Tips for /etc/hosts
“The computer file hosts is an operating system file that maps hostnames to IP addresses. It is a plain text file. Originally a file named HOSTS.TXT was manually maintained and made available via file sharing by Stanford Research Institute for the ARPANET membership, containing the hostnames and address of hosts as contributed for inclusion by member organizations. The Domain Name System, first described in 1983 and implemented in 1984, automated the publication process and provided instantaneous and dynamic hostname resolution in the rapidly growing network. In modern operating systems, the hosts file remains an alternative name resolution mechanism, configurable often as part of facilities such as the Name Service Switch as either the primary method or as a fallback method.”
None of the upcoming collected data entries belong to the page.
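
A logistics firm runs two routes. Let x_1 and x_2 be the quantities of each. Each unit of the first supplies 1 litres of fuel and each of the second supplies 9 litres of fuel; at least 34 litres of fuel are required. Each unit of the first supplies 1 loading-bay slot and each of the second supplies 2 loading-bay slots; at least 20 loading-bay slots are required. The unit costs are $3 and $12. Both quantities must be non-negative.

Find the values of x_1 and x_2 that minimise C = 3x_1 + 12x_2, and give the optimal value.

x_1 = 16, x_2 = 2, minimum C = 72

The feasible region is unbounded (it extends along (0, 1), (1, 0)), but C strictly increases along every unbounded feasible direction, so there is no improving ray and the minimum is attained at a vertex.

The binding constraints are x_1 + 9x_2 = 34 and x_1 + 2x_2 = 20.
Solving simultaneously gives x_1 = 16, x_2 = 2.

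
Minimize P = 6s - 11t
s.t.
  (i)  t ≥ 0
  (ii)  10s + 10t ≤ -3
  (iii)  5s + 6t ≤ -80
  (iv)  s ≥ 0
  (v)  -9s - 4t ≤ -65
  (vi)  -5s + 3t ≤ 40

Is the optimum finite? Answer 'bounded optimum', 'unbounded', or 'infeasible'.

The boundaries 10s + 10t = -3 and 5s + 6t = -80 meet at (391/5, -157/2), but that point violates t ≥ 0. Every candidate vertex is excluded by some other constraint, so the feasible region is empty.

infeasible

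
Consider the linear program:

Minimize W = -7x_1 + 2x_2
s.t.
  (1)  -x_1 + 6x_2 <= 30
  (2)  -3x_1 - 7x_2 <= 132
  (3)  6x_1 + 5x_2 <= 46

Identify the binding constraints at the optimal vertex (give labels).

(2) and (3)

Vertices and W = -7x_1 + 2x_2:
  (-1002/25, -42/25) → W = 1386/5
  (126/41, 226/41) → W = -430/41
  (982/27, -310/9) → W = -8734/27

The minimum is at (982/27, -310/9). Substituting into each constraint, equality holds for (2) and (3); the remaining constraints have slack.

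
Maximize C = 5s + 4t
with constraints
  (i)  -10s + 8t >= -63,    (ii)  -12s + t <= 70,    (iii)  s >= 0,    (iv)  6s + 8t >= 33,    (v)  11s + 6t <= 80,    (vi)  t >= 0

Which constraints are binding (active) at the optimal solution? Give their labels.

Extreme points and C = 5s + 4t:
  (509/74, 107/148) → C = 2759/74
  (63/10, 0) → C = 63/2
  (0, 33/8) → C = 33/2
  (0, 40/3) → C = 160/3
  (11/2, 0) → C = 55/2

The maximum is at (0, 40/3). Substituting into each constraint, equality holds for (iii) and (v); the remaining constraints have slack.

(iii) and (v)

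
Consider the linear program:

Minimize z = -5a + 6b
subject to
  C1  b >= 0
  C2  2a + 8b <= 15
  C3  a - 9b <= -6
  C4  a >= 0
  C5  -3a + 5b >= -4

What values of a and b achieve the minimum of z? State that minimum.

Feasible corners and z = -5a + 6b:
  (0, 15/8) → z = 45/4
  (107/34, 37/34) → z = -313/34
  (0, 2/3) → z = 4
  (3, 1) → z = -9

The optimum lies where 2a + 8b = 15 and -3a + 5b = -4.
Solving simultaneously gives a = 107/34, b = 37/34.

a = 107/34, b = 37/34, minimum z = -313/34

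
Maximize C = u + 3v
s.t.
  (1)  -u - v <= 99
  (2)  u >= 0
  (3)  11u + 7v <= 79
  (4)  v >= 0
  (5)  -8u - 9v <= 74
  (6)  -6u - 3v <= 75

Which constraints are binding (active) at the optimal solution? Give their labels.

Feasible corners and C = u + 3v:
  (0, 79/7) → C = 237/7
  (0, 0) → C = 0
  (79/11, 0) → C = 79/11

The maximum is at (0, 79/7). Substituting into each constraint, equality holds for (2) and (3); the remaining constraints have slack.

(2) and (3)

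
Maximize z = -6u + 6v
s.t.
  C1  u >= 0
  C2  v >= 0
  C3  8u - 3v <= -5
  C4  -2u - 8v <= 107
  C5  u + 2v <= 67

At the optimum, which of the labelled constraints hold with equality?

C1 and C5

Vertices and z = -6u + 6v:
  (0, 5/3) → z = 10
  (0, 67/2) → z = 201
  (191/19, 541/19) → z = 2100/19

The maximum is at (0, 67/2). Substituting into each constraint, equality holds for C1 and C5; the remaining constraints have slack.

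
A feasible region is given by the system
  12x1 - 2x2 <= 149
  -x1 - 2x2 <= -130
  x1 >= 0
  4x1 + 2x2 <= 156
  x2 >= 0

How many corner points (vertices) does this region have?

3

Pairwise boundary intersections that survive every other constraint:
  (0, 65)
  (26/3, 182/3)
  (0, 78)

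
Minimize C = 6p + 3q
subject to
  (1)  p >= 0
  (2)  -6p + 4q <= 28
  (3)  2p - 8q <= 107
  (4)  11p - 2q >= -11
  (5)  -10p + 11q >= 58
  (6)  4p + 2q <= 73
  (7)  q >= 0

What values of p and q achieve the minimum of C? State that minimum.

p = 0, q = 58/11, minimum C = 174/11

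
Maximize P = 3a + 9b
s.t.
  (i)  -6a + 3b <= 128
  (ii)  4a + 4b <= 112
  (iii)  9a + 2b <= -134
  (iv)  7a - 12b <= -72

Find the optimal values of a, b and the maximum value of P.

a = -658/39, b = 116/13, maximum P = 386/13

Vertices and P = 3a + 9b:
  (-658/39, 116/13) → P = 386/13
  (-440/17, -464/51) → P = -2712/17
  (-876/61, -145/61) → P = -3933/61

The optimum lies where -6a + 3b = 128 and 9a + 2b = -134.
Solving simultaneously gives a = -658/39, b = 116/13.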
Administrators can use an /etc/hosts file to enable a specific network host to be able to perform the necessary task of mapping Internet Domain Names (such as Google.com ) to Internet Protocol address numbers (such as 142.250.186.142) without having to delegate that name resolution request to a Domain Name Server.
CentOS 7 and CentOS 8 provide VM, disk, and container images where /etc/hosts files are configured with routine entries for packet routing within the network host itself, with the loopback addresses for IP v4 and IP v6 protocols. These are commonly known as the loopback or localhost addresses.
Organizations can also inject into these /etc/hosts files additional entries that give the host human-friendly nickname aliases, such as my-host.example.com
, and for other peer systems such as virtualization host servers.
When an /etc/hosts file includes IP / Domain Name entries which are incorrect or which give priority to IP v6 protocols, then applications that rely on proper networking will be blocked from properly communicating or may even fail to launch when they cannot establish their socket binding responsibilities.
To view the /etc/hosts file on the Syndeia server(s):
sudo cat /etc/hosts
A typical and succinct /etc/hosts file for a CentOS system supporting Syndeia will look like:
127.0.0.1 localhost localhost.localdomain localhost4 localhost4.localdomain4
::1 localhost localhost.localdomain localhost6 localhost6.localdomain6
Notice here that:
the IP v4 loopback address of 127.0.0.1 comes before any for IP v6
the hostname of localhost is mapped to 127.0.0.1
localhost is also mapped to the IP v6 loopback address of ::1 - but only after the IP v4 assignment
there are no private, non-routing IP address aliases here for the host
Private, non-routing IPs are those within
Class A:
10.0.0.0
to10.255.255.255
Class B:
172.16.0.0
to172.31.255.255
Class C:
192.168.0.0
to192.168.255.255
there are no public, routing IP addresses here for the host
When this simplicity is preserved, Syndeia’s microservices can be configured to use hostnames values like “localhost” or “127.0.0.1” and they will operate properly.
When there is intentional or errant customization of the /etc/hosts file, Syndeia may likely fail to come up properly if configured with the choice of “localhost” for hostname property settings.
Consult the CentOS documentation for details on how CentOS operates and for additional commands to reverse changes made, to make additional changes, or to configure additional /etc/hosts entries for systems other than Syndeia.